Элизабет удаляется. В глубоком отчаянии она обрела покой. Когда не остается больше ничего, остается послушание. Возможно, она заблуждается, но заблуждается искренне. Этот день, когда пятнадцатилетняя девочка жертвует всем: своей рано созревшей гордостью, целомудрием, даже сопротивляющимся рассудком, — наверно, самый чистый в ее жизни, стержень, вокруг которого будет кристаллизоваться ее разум, стержень, который поможет ей противостоять самым суровым жизненным бурям. Даже усомнившись во всем, она не усомнится в этом дне, когда она целиком предала себя в руки Господа. Ведь это ему она сказала: «Я сделаю, как вы велите».
Итак,
Мсье и мадам де Ранфен придется очень поддерживать друг друга. Общественное мнение, утоленное жертвой девушки, растроганное ее красотой, молчанием, покорностью, оборачивается против них: «Она так молода, так красива!» Элизабет уже хоронят, а мертвые всегда правы. «А мамаша еще строила из себя святую…» Клод не простят то, что она сделала напрасными долгие годы бесплодного сочувствия. «Бедняжка мадам де Ранфен» стало припевом, без которого впредь придется обходиться. Назидательная история про ангела во плоти, подвластного грубому животному, перечеркивается от начала до конца и заменяется на другую, не менее классическую — о жесткосердных родителях, которые жертвуют своим ребенком из-за тяги к наживе и богатству. Скромное состояние Дюбуа вырастает до сказочных размеров. Былое совершенство Клод вменяется ей теперь в вину: подумать только, ведь ее считали благочестивой! Все ее уступки диктовались чудовищной любовью к мужу, и, чтобы покрыть его траты, возместить его расточительство, она выдает сегодня дочь замуж за старика. Служанки шепчутся, зубоскалят, разглядывают простыни. Власти в доме уже не чувствуется, и никто не думает попридержать язык. Холодное, пропахшее воском жилище за последние месяцы пропиталось сыростью теплицы, и тропические растения вырастают здесь за одну ночь на страшную высоту. Как могла бы теперь Клод сохранить свой отряд блеклых старых дев и безропотных калек?
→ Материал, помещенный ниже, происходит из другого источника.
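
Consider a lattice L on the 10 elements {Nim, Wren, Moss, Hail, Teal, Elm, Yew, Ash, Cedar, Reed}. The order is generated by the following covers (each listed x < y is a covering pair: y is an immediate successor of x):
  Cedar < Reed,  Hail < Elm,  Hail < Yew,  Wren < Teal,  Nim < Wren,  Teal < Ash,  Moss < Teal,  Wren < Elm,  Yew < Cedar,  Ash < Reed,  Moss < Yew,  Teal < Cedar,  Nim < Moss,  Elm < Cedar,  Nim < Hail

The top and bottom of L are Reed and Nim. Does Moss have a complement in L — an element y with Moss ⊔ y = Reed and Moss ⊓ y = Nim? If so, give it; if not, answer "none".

For every candidate y, either Moss ∨ y ≠ Reed or Moss ∧ y ≠ Nim; no complement exists.

none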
Даже сирота, без которой трудно было бы представить себе этот дом, смотрит на Клод в упор, а хромая кухарка через несколько недель после женитьбы Элизабет заявила хозяйке с полуулыбкой заговорщицы:
— О меню на ужин я спрошу у мсье.
Так очевиден, так явно обнаруживается, словно прорвавший корсет живот юной беременной женщины (потом она уже ничего не скрывает, да это и слишком сложно, и позор выставляется на всеобщее обозрение, неминуемо принося с собой облегчение), ее сговор с мужем. Предательство открывается внезапно, и ни утешения, ни холодность людей ничего не изменят. Если ей случается поддерживать возвратившегося после попойки, едва стоящего на ногах мужа (от людей, однако, не укрывается, что в харчевне, в таверне он теперь меньше буянит, меньше хмелеет от вина и любители выпить за чужой счет держатся от него подальше), если она не отвечает на его крики, стягивает с него сапоги — это встречает уже не восхищение, а насмешки: должна же она хоть чем-то заплатить. К капитану же в злачных местах относятся со сдержанным восхищением: ведь этого ловкого малого считали бахвалом, фанфароном, надутым бурдюком. Предание Элизабет в жертву (а ведь мать ее так любила!), состояние Дюбуа, которое все преувеличивают, придают капитану определенный вес и заставляют отступить от него со смесью восхищения и отвращения. Если он смог принудить жену к такой жертве, довести ее до состояния рабской страсти (так как в свете новых событий все выглядит по-другому), значит, у него есть какое-то оружие, о котором никто не подозревал. Злодеем он пользуется большим уважением. Но де Ранфен и больше одинок, потому-то он и сближается с женой. «От нас уходят служанки!» Одну из них, сироту, Клод отослала, а другую, после того как дала ей пощечину (Клод уже не владеет своими нервами), рассчитала. Пойти в монастырь и попросить других (именно так она ими обзаводилась), она не смеет.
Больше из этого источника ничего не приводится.